February went out in a slushy, icy storm and with sick stomachs all around. Thankfully it turned out everyone but Adam was only sympathetically sick. Poor Adam met disaster in a funky slice of pizza, or maybe it was the fries? Who knows, the boy ate downtown (which can frequently be a case of food roulette)on one of his adventures with his friend, Noah. The two spent the entire afternoon outside last Thursday, walked a good five miles going between houses, the beach and two ends of town. By four am Friday morning, he was sick, which meant the entire weekend we were on bucket brigade.
By Sunday, we all felt much better and with sighs of relief, we returned to regular sleep and our own beds. I think there was even some Guitar Hero playing that afternoon.
On Tuesday, craving some time out and about, we met with some friends in the Old Port, where we did a little shopping and enjoyed the bright sunshine, but less so the ice and slush covered cobblestones.
For lunch, we met at Local Sprouts. Though we've known about this great space for some time, we had never made it over. We were really glad we went. Luckily, we found a table for all six of us. The kids chatted with woman behind the counter, who was someone they knew, having performed at Merrill with her last December. Our friends saw someone they knew from The New School, so instantly the space felt like a well-loved community gathering spot. Our order came quickly and we were all very happy with our lunch. The kids were a bit put off by the potato wedges, (none of us seem able to like blue potatoes), but the wedges tasted perfectly good, especially when dunked in the rich, garlicky aioli. Younger kids jumped around and danced on the tiny stage, people sat with mugs of coffee in the sun-filled windows chatting with friends, and there was nothing too fussy or formal, just relaxed fun, with the bonus of good food. We'll definitely go back.
Feeling good about our day out, I decided to make calzones for dinner. Usually I just use what we have in the pantry or fridge (when do I not cook like this?), so this time I stuffed the homemade dough with marinated red peppers, local feta and mozzarella cheese, tomato sauce, Kalamata olives and mushrooms. I made four huge calzones, each the size of two dinner plates. It's taken us days to finish them, and in fact, Adam just had the last of his for lunch today. Delicious.
On Thursday, yesterday, we were back in Portland for the kids' homeschool pottery class at Portland Pottery. They've taken a number of classes at the studio before, but it's been a few years since their last class there. They both said it was good to be back. After I dealt with the sudden flat tire we had just as we arrived in town, I got to sit with the other parents and chat. We all observed that the group of kids in class, largely the same ones who have always been in pottery, and who are essentially the Homeschool Class 2015 and 2017, are growing up together and changing every time we see them.
Olivia continues with her guitar lessons.

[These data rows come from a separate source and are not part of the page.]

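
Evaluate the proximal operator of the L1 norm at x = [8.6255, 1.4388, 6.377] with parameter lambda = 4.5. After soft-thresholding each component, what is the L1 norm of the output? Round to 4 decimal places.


Soft-thresholding with lambda = 4.5:
prox(8.6255) = sign(8.6255)*max(|8.6255| - 4.5, 0) = 4.1255
prox(1.4388) = sign(1.4388)*max(|1.4388| - 4.5, 0) = 0.0
prox(6.377) = sign(6.377)*max(|6.377| - 4.5, 0) = 1.877
prox(x) = [4.1255, 0.0, 1.877]
||prox(x)||_1 = 4.1255 + 0.0 + 1.877 = 6.0025


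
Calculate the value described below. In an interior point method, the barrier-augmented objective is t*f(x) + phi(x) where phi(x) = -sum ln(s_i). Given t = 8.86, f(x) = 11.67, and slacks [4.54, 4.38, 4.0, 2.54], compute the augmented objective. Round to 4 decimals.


Step 1: Compute log-barrier.
ln values: [1.5129, 1.477, 1.3863, 0.9322]
phi = -(1.5129 + 1.477 + 1.3863 + 0.9322) = -5.3084
Step 2: Compute augmented objective.
t*f(x) = 8.86*11.67 = 103.3962
Total = 103.3962 - 5.3084 = 98.0878


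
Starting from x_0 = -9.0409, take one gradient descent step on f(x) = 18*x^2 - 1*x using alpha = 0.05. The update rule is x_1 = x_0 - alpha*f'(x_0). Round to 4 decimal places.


We compute the gradient at x_0 and apply the update.
f'(x) = 36*x - 1
f'(-9.0409) = 36*-9.0409 - 1 = -326.4724
x_1 = -9.0409 - 0.05*-326.4724 = 7.2827


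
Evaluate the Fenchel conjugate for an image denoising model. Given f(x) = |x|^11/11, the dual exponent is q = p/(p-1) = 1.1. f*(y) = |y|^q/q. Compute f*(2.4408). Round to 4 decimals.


The conjugate exponent q satisfies 1/p + 1/q = 1.
p = 11, so q = 11/(11 - 1) = 1.1
|y|^q = 2.4408^1.1 = 2.6686
f*(2.4408) = 2.6686 / 1.1 = 2.426


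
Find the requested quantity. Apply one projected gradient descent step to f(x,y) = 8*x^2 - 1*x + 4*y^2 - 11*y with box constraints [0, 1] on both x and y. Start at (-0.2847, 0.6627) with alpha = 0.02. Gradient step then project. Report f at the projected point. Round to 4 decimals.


Step 1: Compute gradient at (-0.2847, 0.6627).
grad_x = 2*8*-0.2847 - 1 = -5.5552
grad_y = 2*4*0.6627 - 11 = -5.6984
Step 2: Gradient step.
x_raw = -0.2847 - 0.02*-5.5552 = -0.1736
y_raw = 0.6627 - 0.02*-5.6984 = 0.7767
Step 3: Project onto [0, 1].
x_proj = clip(-0.1736) = 0.0
y_proj = clip(0.7767) = 0.7767
Step 4: Evaluate f.
f(0.0, 0.7767) = -6.1305


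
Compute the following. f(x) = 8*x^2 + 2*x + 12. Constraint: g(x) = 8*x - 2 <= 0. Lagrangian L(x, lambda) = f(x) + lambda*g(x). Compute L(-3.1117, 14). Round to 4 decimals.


Step 1: Evaluate f(x).
f(-3.1117) = 8*(-3.1117)^2 + 2*(-3.1117) + 12 = 83.238
Step 2: Evaluate g(x).
g(-3.1117) = 8*-3.1117 - 2 = -26.8936
Step 3: Compute Lagrangian.
L = 83.238 + 14*-26.8936 = -293.2724


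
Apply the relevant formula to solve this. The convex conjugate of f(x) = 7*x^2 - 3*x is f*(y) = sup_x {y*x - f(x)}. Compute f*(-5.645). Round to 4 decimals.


f*(y) = sup_x {y*x - a*x^2 - b*x} = sup_x {(y-b)*x - a*x^2}
FOC: (y - b) - 2a*x = 0 => x* = (y - b)/(2a)
x* = (-5.645 + 3)/(2*7) = -0.1889
f*(-5.645) = (y-b)^2/(4a) = (-5.645 + 3)^2/(4*7)
= 6.996/28 = 0.2499


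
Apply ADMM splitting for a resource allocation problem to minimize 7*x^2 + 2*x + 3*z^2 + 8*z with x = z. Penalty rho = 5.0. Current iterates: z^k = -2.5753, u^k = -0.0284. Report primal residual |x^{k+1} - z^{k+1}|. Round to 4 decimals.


ADMM iteration with rho = 5.0, z^k = -2.5753, u^k = -0.0284
Step 1: x-update.
Minimize 7*x^2 + 2*x + (5.0/2)*(x + 2.5753 - 0.0284)^2
FOC: (2*7 + 5.0)*x = -2 + 5.0*(-2.5753 + 0.0284)
x^{k+1} = -0.7755
Step 2: z-update.
Minimize 3*z^2 + 8*z + (5.0/2)*(-0.7755 - z - 0.0284)^2
FOC: (2*3 + 5.0)*z = -8 + 5.0*(-0.7755 - 0.0284)
z^{k+1} = -1.0927
Step 3: u-update.
u^{k+1} = -0.0284 - 0.7755 + 1.0927 = 0.2888
Step 4: Primal residual = |-0.7755 + 1.0927| = 0.3172


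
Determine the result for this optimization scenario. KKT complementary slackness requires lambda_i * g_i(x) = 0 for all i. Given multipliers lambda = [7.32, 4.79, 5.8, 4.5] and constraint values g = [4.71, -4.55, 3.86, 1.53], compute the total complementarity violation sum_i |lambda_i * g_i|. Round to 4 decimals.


KKT complementary slackness check:
lambda_1 * g_1 = 7.32 * 4.71 = 34.4772
lambda_2 * g_2 = 4.79 * -4.55 = -21.7945
lambda_3 * g_3 = 5.8 * 3.86 = 22.388
lambda_4 * g_4 = 4.5 * 1.53 = 6.885
Total violation = 34.4772 + 21.7945 + 22.388 + 6.885 = 85.5447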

We all enjoy hearing her practice, and practice she does. It seems the guitar is a good fit for her. For Adam, however, the drums have turned out to be not such a great fit and he has decided that he'd maybe be more interested in guitar. He's thinking about it and Olivia is teaching him what she has learned.

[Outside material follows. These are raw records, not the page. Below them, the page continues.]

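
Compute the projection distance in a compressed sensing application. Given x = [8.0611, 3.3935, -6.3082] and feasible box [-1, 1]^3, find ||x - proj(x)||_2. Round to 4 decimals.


Project each component onto [-1, 1].
clip(8.0611) = 1.0, clip(3.3935) = 1.0, clip(-6.3082) = -1.0
Projection = [1.0, 1.0, -1.0]
Squared diffs: [49.8591, 5.7288, 28.177]
Distance = sqrt(83.7649) = 9.1523


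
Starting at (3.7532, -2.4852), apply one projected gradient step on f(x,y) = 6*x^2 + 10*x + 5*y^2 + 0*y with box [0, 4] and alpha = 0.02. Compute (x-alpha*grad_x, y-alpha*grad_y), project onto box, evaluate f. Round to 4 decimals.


Step 1: Compute gradient at (3.7532, -2.4852).
grad_x = 2*6*3.7532 + 10 = 55.0384
grad_y = 2*5*-2.4852 + 0 = -24.852
Step 2: Gradient step.
x_raw = 3.7532 - 0.02*55.0384 = 2.6524
y_raw = -2.4852 - 0.02*-24.852 = -1.9882
Step 3: Project onto [0, 4].
x_proj = clip(2.6524) = 2.6524
y_proj = clip(-1.9882) = 0.0
Step 4: Evaluate f.
f(2.6524, 0.0) = 68.7367


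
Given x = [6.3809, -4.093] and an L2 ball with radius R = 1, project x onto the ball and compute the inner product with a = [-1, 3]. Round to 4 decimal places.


Step 1: Compute ||x|| (intermediates to 6 decimals).
||x|| = sqrt(6.3809^2 + (-4.093)^2) = 7.5808
Step 2: Project.
Since ||x|| > R, scale = R/||x|| = 1/7.5808 = 0.131912, proj(x) = scale * x
proj(x) = [0.841717, -0.539916]
Step 3: Dot product.
a^T * proj(x) = -1*0.841717 + 3*(-0.539916) = -2.4615


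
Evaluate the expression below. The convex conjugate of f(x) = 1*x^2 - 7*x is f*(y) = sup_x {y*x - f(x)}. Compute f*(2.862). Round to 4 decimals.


f*(y) = sup_x {y*x - a*x^2 - b*x} = sup_x {(y-b)*x - a*x^2}
FOC: (y - b) - 2a*x = 0 => x* = (y - b)/(2a)
x* = (2.862 + 7)/(2*1) = 4.931
f*(2.862) = (y-b)^2/(4a) = (2.862 + 7)^2/(4*1)
= 97.259/4 = 24.3148


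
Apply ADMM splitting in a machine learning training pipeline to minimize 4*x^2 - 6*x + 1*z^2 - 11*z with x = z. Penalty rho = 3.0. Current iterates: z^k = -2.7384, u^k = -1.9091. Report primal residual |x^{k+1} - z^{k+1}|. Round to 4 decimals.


ADMM iteration with rho = 3.0, z^k = -2.7384, u^k = -1.9091
Step 1: x-update.
Minimize 4*x^2 - 6*x + (3.0/2)*(x + 2.7384 - 1.9091)^2
FOC: (2*4 + 3.0)*x = 6 + 3.0*(-2.7384 + 1.9091)
x^{k+1} = 0.3193
Step 2: z-update.
Minimize 1*z^2 - 11*z + (3.0/2)*(0.3193 - z - 1.9091)^2
FOC: (2*1 + 3.0)*z = 11 + 3.0*(0.3193 - 1.9091)
z^{k+1} = 1.2461
Step 3: u-update.
u^{k+1} = -1.9091 + 0.3193 - 1.2461 = -2.8359
Step 4: Primal residual = |0.3193 - 1.2461| = 0.9268


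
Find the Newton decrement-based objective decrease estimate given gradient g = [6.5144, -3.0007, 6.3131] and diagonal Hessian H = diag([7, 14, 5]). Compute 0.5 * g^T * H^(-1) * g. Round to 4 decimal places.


Step 1: H is diagonal, so H^(-1) * g = [0.9306, -0.2143, 1.2626].
Step 2: g^T H^(-1) g = sum_i g_i^2 / H_ii
  = (6.5144)^2/7 + (-3.0007)^2/14 + (6.3131)^2/5
  = 6.0625 + 0.6432 + 7.971 = 14.6767
Step 3: Objective decrease = 0.5 * g^T H^(-1) g = 7.3383


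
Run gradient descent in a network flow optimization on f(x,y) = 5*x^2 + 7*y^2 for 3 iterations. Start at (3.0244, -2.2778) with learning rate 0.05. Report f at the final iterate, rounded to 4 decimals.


Gradient descent on f(x,y) = 5*x^2 + 7*y^2.
Starting point: (3.0244, -2.2778), alpha = 0.05
Step 1: grad_x = 2*5*3.0244 = 30.244, grad_y = 2*7*-2.2778 = -31.8892
  x_1 = 3.0244 - 0.05*30.244 = 1.5122
  y_1 = -2.2778 - 0.05*-31.8892 = -0.6833
Step 2: grad_x = 2*5*1.5122 = 15.122, grad_y = 2*7*-0.6833 = -9.5668
  x_2 = 1.5122 - 0.05*15.122 = 0.7561
  y_2 = -0.6833 - 0.05*-9.5668 = -0.205
Step 3: grad_x = 2*5*0.7561 = 7.561, grad_y = 2*7*-0.205 = -2.87
  x_3 = 0.7561 - 0.05*7.561 = 0.3781
  y_3 = -0.205 - 0.05*-2.87 = -0.0615
f(0.3781, -0.0615) = 5*0.3781^2 + 7*(-0.0615)^2 = 0.7411


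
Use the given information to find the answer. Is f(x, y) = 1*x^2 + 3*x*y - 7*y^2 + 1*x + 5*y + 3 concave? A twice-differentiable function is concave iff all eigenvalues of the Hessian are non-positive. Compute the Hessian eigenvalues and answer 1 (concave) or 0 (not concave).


The Hessian of f(x,y) = 1*x^2 + 3*x*y - 7*y^2 + 1*x + 5*y + 3 is:
H = [[2, 3], [3, -14]]
Trace = 2 - 14 = -12
Determinant = 2*-14 - (3)^2 = -37
Discriminant = (-12)^2 - 4*-37 = 292.0
Eigenvalues: lambda_1 = -14.544, lambda_2 = 2.544
The function is not concave.

0


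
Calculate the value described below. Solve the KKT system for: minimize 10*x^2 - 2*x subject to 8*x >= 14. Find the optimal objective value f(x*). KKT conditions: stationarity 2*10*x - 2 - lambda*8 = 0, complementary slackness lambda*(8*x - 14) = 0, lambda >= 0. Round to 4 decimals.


Step 1: Try lambda = 0 (constraint inactive).
x_unc = 2/(2*10) = 0.1
Check: 8*0.1 = 0.8 < 14 -- violated!
Step 2: Constraint must be active: 8*x = 14
x* = 14/8 = 1.75
lambda = (2*10*1.75 - 2)/8 = 4.125
Step 3: Compute optimal value.
f(x*) = 10*1.75^2 - 2*1.75 = 27.125


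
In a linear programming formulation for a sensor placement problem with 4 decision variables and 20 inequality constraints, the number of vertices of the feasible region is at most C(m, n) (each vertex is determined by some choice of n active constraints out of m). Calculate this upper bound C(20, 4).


Each vertex corresponds to some choice of n active constraints out of m, so the number of vertices is at most C(m, n) = m! / (n!(m-n)!).
m = 20, n = 4
Numerator: 20 * 19 * 18 * 17
Denominator: 4! = 24
C(20, 4) = 4845


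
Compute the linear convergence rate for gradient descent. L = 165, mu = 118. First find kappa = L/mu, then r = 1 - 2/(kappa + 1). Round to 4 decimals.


Step 1: Compute the condition number.
kappa = L/mu = 165/118 = 1.3983
Step 2: Compute the convergence rate.
r = 1 - 2/(kappa + 1) = 1 - 2*mu/(L + mu) = (L - mu)/(L + mu) = 47/283 = 0.1661


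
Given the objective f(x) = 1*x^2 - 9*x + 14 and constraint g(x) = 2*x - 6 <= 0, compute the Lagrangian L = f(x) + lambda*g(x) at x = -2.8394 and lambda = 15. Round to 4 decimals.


Step 1: Evaluate f(x).
f(-2.8394) = 1*(-2.8394)^2 - 9*(-2.8394) + 14 = 47.6168
Step 2: Evaluate g(x).
g(-2.8394) = 2*-2.8394 - 6 = -11.6788
Step 3: Compute Lagrangian.
L = 47.6168 + 15*-11.6788 = -127.5652


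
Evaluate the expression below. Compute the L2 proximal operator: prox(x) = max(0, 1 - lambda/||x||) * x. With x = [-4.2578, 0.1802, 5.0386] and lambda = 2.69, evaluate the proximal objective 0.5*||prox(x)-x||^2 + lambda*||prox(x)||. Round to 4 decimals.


Step 1: Compute ||x||.
||x|| = 6.5992
Step 2: Compute scaling factor.
scale = max(0, 1 - 2.69/6.5992) = 0.5924
Step 3: prox(x) = [-2.5222, 0.1067, 2.9847]
||prox(x)|| = 3.9092
Step 4: Proximal objective.
0.5*||prox-x||^2 = 3.6181
lambda*||prox|| = 10.5157
Total = 14.1337


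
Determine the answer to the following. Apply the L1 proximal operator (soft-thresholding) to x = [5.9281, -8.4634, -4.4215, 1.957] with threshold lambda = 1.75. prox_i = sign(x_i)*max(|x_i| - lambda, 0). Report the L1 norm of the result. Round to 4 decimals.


Soft-thresholding with lambda = 1.75:
prox(5.9281) = sign(5.9281)*max(|5.9281| - 1.75, 0) = 4.1781
prox(-8.4634) = sign(-8.4634)*max(|-8.4634| - 1.75, 0) = -6.7134
prox(-4.4215) = sign(-4.4215)*max(|-4.4215| - 1.75, 0) = -2.6715
prox(1.957) = sign(1.957)*max(|1.957| - 1.75, 0) = 0.207
prox(x) = [4.1781, -6.7134, -2.6715, 0.207]
||prox(x)||_1 = 4.1781 + 6.7134 + 2.6715 + 0.207 = 13.77


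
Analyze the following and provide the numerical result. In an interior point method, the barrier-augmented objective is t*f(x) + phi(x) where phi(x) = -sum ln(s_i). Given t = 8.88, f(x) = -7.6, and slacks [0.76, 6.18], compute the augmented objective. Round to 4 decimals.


Step 1: Compute log-barrier.
ln values: [-0.2744, 1.8213]
phi = -(-0.2744 + 1.8213) = -1.5469
Step 2: Compute augmented objective.
t*f(x) = 8.88*-7.6 = -67.488
Total = -67.488 - 1.5469 = -69.0349


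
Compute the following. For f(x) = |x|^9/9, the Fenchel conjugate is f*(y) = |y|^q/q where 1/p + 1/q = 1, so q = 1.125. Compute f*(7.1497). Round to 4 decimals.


The conjugate exponent q satisfies 1/p + 1/q = 1.
p = 9, so q = 9/(9 - 1) = 1.125
|y|^q = 7.1497^1.125 = 9.1427
f*(7.1497) = 9.1427 / 1.125 = 8.1268


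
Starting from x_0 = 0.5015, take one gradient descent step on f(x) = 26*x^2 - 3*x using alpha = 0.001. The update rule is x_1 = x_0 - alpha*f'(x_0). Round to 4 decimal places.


We compute the gradient at x_0 and apply the update.
f'(x) = 52*x - 3
f'(0.5015) = 52*0.5015 - 3 = 23.078
x_1 = 0.5015 - 0.001*23.078 = 0.4784


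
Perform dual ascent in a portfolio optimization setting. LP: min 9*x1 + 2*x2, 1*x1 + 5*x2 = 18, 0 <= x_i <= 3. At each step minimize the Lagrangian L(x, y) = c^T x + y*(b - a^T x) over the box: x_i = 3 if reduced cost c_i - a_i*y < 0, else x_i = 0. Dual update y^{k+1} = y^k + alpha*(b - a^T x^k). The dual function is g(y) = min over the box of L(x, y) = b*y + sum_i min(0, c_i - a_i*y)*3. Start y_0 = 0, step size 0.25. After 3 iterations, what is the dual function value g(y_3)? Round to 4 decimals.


Dual ascent for LP: min 9*x1 + 2*x2, 1*x1 + 5*x2 = 18, 0 <= x_i <= 3
Step 1: y^k = 0.0, reduced costs: (9.0, 2.0)
  x^k = (0.0, 0.0), subgradient = b - a^T x = 18.0
  y^{k+1} = 0.0 + 0.25*18.0 = 4.5
Step 2: y^k = 4.5, reduced costs: (4.5, -20.5)
  x^k = (0.0, 3.0), subgradient = b - a^T x = 3.0
  y^{k+1} = 4.5 + 0.25*3.0 = 5.25
Step 3: y^k = 5.25, reduced costs: (3.75, -24.25)
  x^k = (0.0, 3.0), subgradient = b - a^T x = 3.0
  y^{k+1} = 5.25 + 0.25*3.0 = 6.0
Dual objective at y_3 = 6.0: reduced costs (3.0, -28.0), box minimizer x = (0.0, 3.0)
g(y_3) = b*y + (c1 - a1*y)*x1 + (c2 - a2*y)*x2 = 18*6.0 + 3.0*0.0 + (-28.0)*3.0 = 108.0 + 0.0 - 84.0 = 24.0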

Meanwhile, Adam's latest passion is Minecraft. It is a fascinating game, though one that makes me feel rather sea sick to watch, but I have no doubt it's challenging on many levels. As much a spatial thinker as Adam has always been, it's no surprise he's drawn to the complexity of this game.
Both of the kids are devouring books, per usual and they both always have a stack being read by their beds. Adam has recently read the wonderful Underland Chronicles (series of five), by Suzanne Collins (Hunger Games). He's since moved onto The Books of Ember, (Jeanne DuPrau). While Olivia (as well as Alex and I) eagerly await Carrie Ryan's third installment, she's read a number of books, one of which was Salem's Lot. As long-time fans of King's, Alex and I really enjoy being able to share the horrors and spine tingles with Olivia. And if you're looking for horrors and spine tingles in new fiction, the Ryan series I mentioned contains just that. While not perfect books, she does do some things very well and you'll never forget some of the scenes and the sheer relentlessness she describes.
The in between times, the hours together at home, around the breakfast or dinner table, we discuss the current political climate (we're with the pro-union folks in WI), books, history (we're a couple of episodes into The Civil War), play games, talk and talk and talk some more. These are fun and full, fascinating days, unschooling with these two amazing people. With the added spark of the impending spring in the air, March is most welcome.